I’m just a Whole Foods girl on a Walmart budget.
They say you are what you eat but what happens if you didn’t mean to eat it. I don’t want to be a bug.
Be like a cat and never give up on closed doors.
Me: I have the body of a pro wrestler.
Her: OMG I love The Rock.
Me: Oh, totes, but what are your feelings on sumo?
One of our insect keepers said she had butterflies in her stomach but she didn’t seem all that nerv-SONOFA!
IF YOUR GIRLFRIEND ASKS IF YOU WOULD STILL LOVE HER IF SHE WAS A WORM, JUST SAY YES. SHE WILL NEVER BE A WORM. YOU WILL NEVER ACTUALLY HAVE TO DEAL WITH THAT. BUT YOU WILL HAVE TO DEAL WITH THE GIRLFRIEND WHO THINKS YOU WOULDN’T LOVE HER IF SHE WAS A WORM AND SHE IS MAD
wife: maybe u should take out the trash
me: (muttering) maybe I should take YOU out
wife: WHAT
me: U HEARD ME
wife: NO I DIDN’T
me: OH THANK GOD
Reached the stage of parenting where I just found a garlic press in the shower and I didn’t even want to ask why.
Doctor: for the last time, you don’t have superpowers
Me: then how can I can feel a storm coming in my joints??
Doctor: ARTHRITIS IS NOT A SUPERPOWER
They say you are what you eat.
I don’t remember eating an embarrassment to my family.
Two blondes walk into a building… you’d think at least one of them would have seen it.
Doctor: your husband is being treated by a team of ten strainers
Woman: you mean he’s
Doctor: yes, in ten sieve care
A fun game is to put on an orange vest and direct traffic.
just bought $250 worth of there’s nothing to eat
We squint at the sun because it’s bright.
We squint at people because they’re not.
I asked my 5-year-old what she was on because she was having such a good time wiggling and being weird.
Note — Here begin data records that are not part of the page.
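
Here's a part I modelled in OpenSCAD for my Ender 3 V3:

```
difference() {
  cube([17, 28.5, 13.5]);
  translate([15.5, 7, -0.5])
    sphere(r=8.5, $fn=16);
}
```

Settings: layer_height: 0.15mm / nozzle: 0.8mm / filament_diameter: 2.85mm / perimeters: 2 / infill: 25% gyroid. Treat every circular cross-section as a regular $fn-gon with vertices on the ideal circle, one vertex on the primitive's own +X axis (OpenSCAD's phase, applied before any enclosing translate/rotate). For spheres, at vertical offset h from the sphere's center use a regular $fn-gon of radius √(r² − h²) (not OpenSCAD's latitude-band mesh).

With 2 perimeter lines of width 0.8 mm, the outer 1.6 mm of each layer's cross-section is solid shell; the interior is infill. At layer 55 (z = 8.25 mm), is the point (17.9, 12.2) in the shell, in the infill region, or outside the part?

At z = 8.25 mm: the 17×28.5 cube contributes its full rectangle; the sphere at (15.5, 7) is absent (|z−center|=8.750 > r=8.5); Taking the first minus the rest: none of the subtracted shapes is present at this height, so the 17×28.5 cube is unchanged — 1 connected region. Overall, the cross-section is a single solid region. The nearest boundary edge runs (17.00, 0.00)→(17.00, 28.50); distance from the point to it = 0.90 mm. The point is not inside any of the regions above, so it lies outside the cross-section (0.90 mm from the nearest boundary).

outside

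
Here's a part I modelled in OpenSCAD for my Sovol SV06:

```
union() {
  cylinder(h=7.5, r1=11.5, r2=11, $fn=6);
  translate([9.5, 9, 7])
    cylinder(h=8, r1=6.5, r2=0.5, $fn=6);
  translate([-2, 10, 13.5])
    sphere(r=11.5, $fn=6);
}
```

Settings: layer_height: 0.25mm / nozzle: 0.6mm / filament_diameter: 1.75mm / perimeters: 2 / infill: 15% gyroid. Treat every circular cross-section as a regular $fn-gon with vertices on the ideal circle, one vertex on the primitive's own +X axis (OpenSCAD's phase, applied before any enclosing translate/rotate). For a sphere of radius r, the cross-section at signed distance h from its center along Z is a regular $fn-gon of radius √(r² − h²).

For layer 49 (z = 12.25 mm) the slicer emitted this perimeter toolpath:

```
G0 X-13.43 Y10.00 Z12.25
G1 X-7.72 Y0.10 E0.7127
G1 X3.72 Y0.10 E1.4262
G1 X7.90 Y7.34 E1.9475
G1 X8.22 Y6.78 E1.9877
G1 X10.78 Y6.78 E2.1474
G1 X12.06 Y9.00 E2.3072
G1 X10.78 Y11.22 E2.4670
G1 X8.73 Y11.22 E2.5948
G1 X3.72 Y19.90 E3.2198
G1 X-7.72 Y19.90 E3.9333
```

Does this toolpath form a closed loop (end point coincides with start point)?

Start point (G0): (-13.43, 10.00). End point (last G1): the path does not return to the start — open.

no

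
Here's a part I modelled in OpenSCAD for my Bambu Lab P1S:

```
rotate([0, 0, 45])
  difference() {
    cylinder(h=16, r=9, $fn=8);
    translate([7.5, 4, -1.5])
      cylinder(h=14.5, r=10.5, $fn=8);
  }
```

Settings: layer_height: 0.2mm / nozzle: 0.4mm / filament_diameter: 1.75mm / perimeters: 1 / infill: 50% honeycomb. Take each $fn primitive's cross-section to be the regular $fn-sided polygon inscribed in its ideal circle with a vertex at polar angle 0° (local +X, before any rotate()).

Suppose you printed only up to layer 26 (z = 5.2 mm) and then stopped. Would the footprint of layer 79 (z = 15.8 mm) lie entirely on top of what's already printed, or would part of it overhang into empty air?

Compare the two slices. At z = 5.2: the r=9 cylinder contributes a regular 8-gon of circumradius 9 (area = (8/2)·9.000²·sin(360°/8) = 229.10 mm²); the r=10.5 cylinder at (7.5, 4) contributes a regular 8-gon of circumradius 10.5 (area = (8/2)·10.500²·sin(360°/8) = 311.83 mm²); Taking the first minus the rest: starting from the r=9 cylinder (229.10 mm²), the r=10.5 cylinder at (7.5, 4) partially overlaps it — only the 116.09 mm² overlap (of its 311.83 mm²) is removed, clipping the outline — area = 113.01 mm²; (rotated 45° about Z; rotation is an isometry so areas/perimeters/island counts are preserved). At z = 15.8: the r=9 cylinder contributes a regular 8-gon of circumradius 9 (area = (8/2)·9.000²·sin(360°/8) = 229.10 mm²); the cylinder at (7.5, 4) does not reach this height (z outside [-1.5, 13]); Taking the first minus the rest: none of the subtracted shapes is present at this height, so the r=9 cylinder is unchanged — area = 229.10 mm²; (whole slice rotated 45° about Z — lengths, areas and connectivity unchanged). Checking containment: at z = 15.8 the cross-section extends beyond the z = 5.2 cross-section by about 116.09 mm².

part overhangs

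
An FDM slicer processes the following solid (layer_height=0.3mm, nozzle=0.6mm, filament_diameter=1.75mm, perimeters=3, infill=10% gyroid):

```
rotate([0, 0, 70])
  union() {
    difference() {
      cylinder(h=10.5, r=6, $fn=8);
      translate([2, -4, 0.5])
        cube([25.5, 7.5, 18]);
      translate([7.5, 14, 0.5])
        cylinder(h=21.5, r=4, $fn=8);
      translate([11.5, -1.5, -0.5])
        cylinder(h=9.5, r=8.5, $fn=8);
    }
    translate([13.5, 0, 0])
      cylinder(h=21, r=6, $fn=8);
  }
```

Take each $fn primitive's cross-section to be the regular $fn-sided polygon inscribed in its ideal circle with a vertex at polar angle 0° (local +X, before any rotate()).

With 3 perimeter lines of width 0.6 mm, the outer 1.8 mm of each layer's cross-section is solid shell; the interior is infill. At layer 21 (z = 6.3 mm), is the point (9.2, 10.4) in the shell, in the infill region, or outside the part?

shell

At z = 6.3 mm: the r=6 cylinder gives a regular 8-gon of circumradius 6 (constant along its height); the cube at (2, -4) (footprint 25.5×7.5) is included at this height; the r=4 cylinder at (7.5, 14) gives a regular 8-gon of circumradius 4 (constant along its height); the r=8.5 cylinder at (11.5, -1.5) gives a regular 8-gon of circumradius 8.5 (constant along its height); Subtracting the remaining from the first: starting from the r=6 cylinder, the 25.5×7.5 cube at (2, -4) partially overlaps it — only the 24.15 mm² overlap (of its 191.25 mm²) is removed, clipping the outline; the r=4 cylinder at (7.5, 14) misses the remaining region (no effect); the r=8.5 cylinder at (11.5, -1.5) partially overlaps it — only the 0.05 mm² overlap (of its 204.35 mm²) is removed, clipping the outline — 1 connected region; the cylinder at (13.5, 0): section is a regular 8-gon, circumradius r=6; Taking the union: the 2 present regions are separate (no shared area or edge), so areas and boundary lengths simply add and each stays a separate island — 2 connected regions; (whole slice rotated 70° about Z — lengths, areas and connectivity unchanged). Overall, the cross-section has 2 separate islands. Undo the 70° rotation: the query point maps to (12.919, -5.088) in the un-rotated model frame. The nearest boundary edge runs (13.50, -6.00)→(9.26, -4.24); distance from the point to it = 0.62 mm. (Shell/infill is judged within the island containing the point — the largest one.) The point is inside the cross-section, 0.62 mm from the nearest boundary — within the 1.8 mm shell band (3 × 0.6).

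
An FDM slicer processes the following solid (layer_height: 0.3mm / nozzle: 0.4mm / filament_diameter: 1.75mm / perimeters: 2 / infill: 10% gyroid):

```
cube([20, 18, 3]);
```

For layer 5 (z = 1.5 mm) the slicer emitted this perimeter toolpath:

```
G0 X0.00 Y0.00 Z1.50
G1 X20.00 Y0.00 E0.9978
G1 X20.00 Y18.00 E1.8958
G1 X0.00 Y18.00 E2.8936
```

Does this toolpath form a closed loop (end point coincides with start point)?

no

Start point (G0): (0.00, 0.00). End point (last G1): the path does not return to the start — open.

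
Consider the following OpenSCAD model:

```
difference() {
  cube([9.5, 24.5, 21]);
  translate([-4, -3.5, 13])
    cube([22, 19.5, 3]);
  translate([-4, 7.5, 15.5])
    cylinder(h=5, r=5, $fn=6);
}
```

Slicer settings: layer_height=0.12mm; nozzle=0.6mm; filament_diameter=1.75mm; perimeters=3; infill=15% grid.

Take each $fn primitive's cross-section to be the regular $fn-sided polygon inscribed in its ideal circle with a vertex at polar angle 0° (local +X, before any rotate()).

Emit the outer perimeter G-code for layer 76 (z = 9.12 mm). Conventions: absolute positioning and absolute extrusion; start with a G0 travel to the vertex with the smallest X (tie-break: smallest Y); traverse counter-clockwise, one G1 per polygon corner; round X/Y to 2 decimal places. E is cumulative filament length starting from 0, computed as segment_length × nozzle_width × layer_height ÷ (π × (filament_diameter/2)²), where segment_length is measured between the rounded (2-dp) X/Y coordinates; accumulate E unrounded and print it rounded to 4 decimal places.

At z = 9.12 mm: the cube is present — its section is the full 9.5×24.5 rectangle; the cube at (-4, -3.5) does not reach this height (z outside [13, 16]); the cylinder at (-4, 7.5) is absent (z outside [15.5, 20.5]); Subtracting the remaining from the first: none of the subtracted shapes is present at this height, so the 9.5×24.5 cube is unchanged — 1 connected region. The outline is a single polygon with 4 vertices. Extrusion per mm of travel: 0.6 × 0.12 / (π × 0.875²) = 0.029934. Accumulating E over each segment gives final E = 2.0355.

G0 X0.00 Y0.00 Z9.12
G1 X9.50 Y0.00 E0.2844
G1 X9.50 Y24.50 E1.0178
G1 X0.00 Y24.50 E1.3021
G1 X0.00 Y0.00 E2.0355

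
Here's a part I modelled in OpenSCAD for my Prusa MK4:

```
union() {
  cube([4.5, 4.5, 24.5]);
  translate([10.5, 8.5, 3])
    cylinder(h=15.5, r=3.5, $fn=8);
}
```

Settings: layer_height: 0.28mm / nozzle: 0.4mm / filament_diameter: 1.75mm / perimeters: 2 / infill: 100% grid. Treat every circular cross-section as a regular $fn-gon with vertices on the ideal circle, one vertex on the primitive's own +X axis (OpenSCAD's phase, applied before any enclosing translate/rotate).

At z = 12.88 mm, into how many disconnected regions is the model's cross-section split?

2

At z = 12.88 mm: the 4.5×4.5 cube contributes its full rectangle; the cylinder at (10.5, 8.5): section is a regular 8-gon, circumradius r=3.5; Merging all regions: the 2 present regions are separate (no shared area or edge), so areas and boundary lengths simply add and each stays a separate island — 2 connected regions. The result has 2 disconnected regions.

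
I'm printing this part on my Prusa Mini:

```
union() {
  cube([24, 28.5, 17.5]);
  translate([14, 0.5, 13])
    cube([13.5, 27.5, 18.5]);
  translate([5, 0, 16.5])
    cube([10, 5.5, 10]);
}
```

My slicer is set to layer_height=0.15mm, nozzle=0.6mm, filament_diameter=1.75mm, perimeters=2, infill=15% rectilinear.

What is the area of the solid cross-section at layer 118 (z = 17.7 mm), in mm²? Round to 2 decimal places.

421.25 mm²

At z = 17.7 mm: the cube is absent (z outside [0, 17.5]); the cube at (14, 0.5) (footprint 13.5×27.5) is included at this height (area 371.25 mm²); the 10×5.5 cube at (5, 0) contributes its full rectangle (area 55.00 mm²); Combining (union): the regions partially overlap — summed areas 426.25 mm² minus the doubly-counted overlap 5.00 mm² gives 421.25 mm² — area = 421.25 mm². Overall, the cross-section is a single solid region. Net area = 421.25 mm².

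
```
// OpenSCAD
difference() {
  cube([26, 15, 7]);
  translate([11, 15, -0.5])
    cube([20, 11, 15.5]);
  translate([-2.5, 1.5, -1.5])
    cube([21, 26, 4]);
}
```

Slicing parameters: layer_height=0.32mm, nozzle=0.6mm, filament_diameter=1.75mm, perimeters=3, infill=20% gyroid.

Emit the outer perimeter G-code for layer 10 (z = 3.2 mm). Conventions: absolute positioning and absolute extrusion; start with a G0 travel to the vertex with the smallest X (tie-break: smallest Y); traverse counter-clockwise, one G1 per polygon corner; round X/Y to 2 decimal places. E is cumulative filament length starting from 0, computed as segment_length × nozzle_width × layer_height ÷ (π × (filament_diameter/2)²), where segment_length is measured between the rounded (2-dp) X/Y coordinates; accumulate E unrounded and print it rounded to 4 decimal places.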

She looked at me like she finally met the dumbest person in the world, “the couch.”
I accidentally texted my husband “last dinner” instead of “late dinner” and now he won’t come home
3-year-old was singing quietly into a banana and without looking up from his video game, her brother said “It’s not on. You have to turn it on.” So she pressed an alleged button on the banana and now she’s singing very loudly into it? Huh
April showers bring may flowers. What did the Mayflower bring? Smallpox
Ever send the wrong emoji and end up with a wife and 2 kids.
I just pooped my pants in the elevator. I’m taking this shit to a whole nother level.
If you think you’re having a bad day, the lady who took my order in the drive-thru asked me if my order was to go.
I’m so frustrated at work I’m thinking about eating my Doritos without washing my hands first… or after
‘Pampers’ is a good product name because it implies being able to poop in your disposable underwear is a great luxury
Never snuggle your cat right after applying facial moisturizer. I know that now.
Me: how long do you boil something to disinfect it
Her: idk google it
Me: can I use your phone, mine’s disinfecting
Her: *googling DIY annulment*
My tween is mad at me and it could be because of any number of horrible things I did this morning: stood in the kitchen, poured coffee, stared out the window, said good morning, breathed…
Mad Max- road rage
Atlas- road page
Highway worker- road wage
Radar gun- road gauge
Dog catcher- road cage
[texting]
Me: meet me at 8 sharpKid: what if I feel salient instead?
Me: just be on time
Kid: or acuminate, maybe cuspidated
Me: are you playing with the thesaurus on your phone again?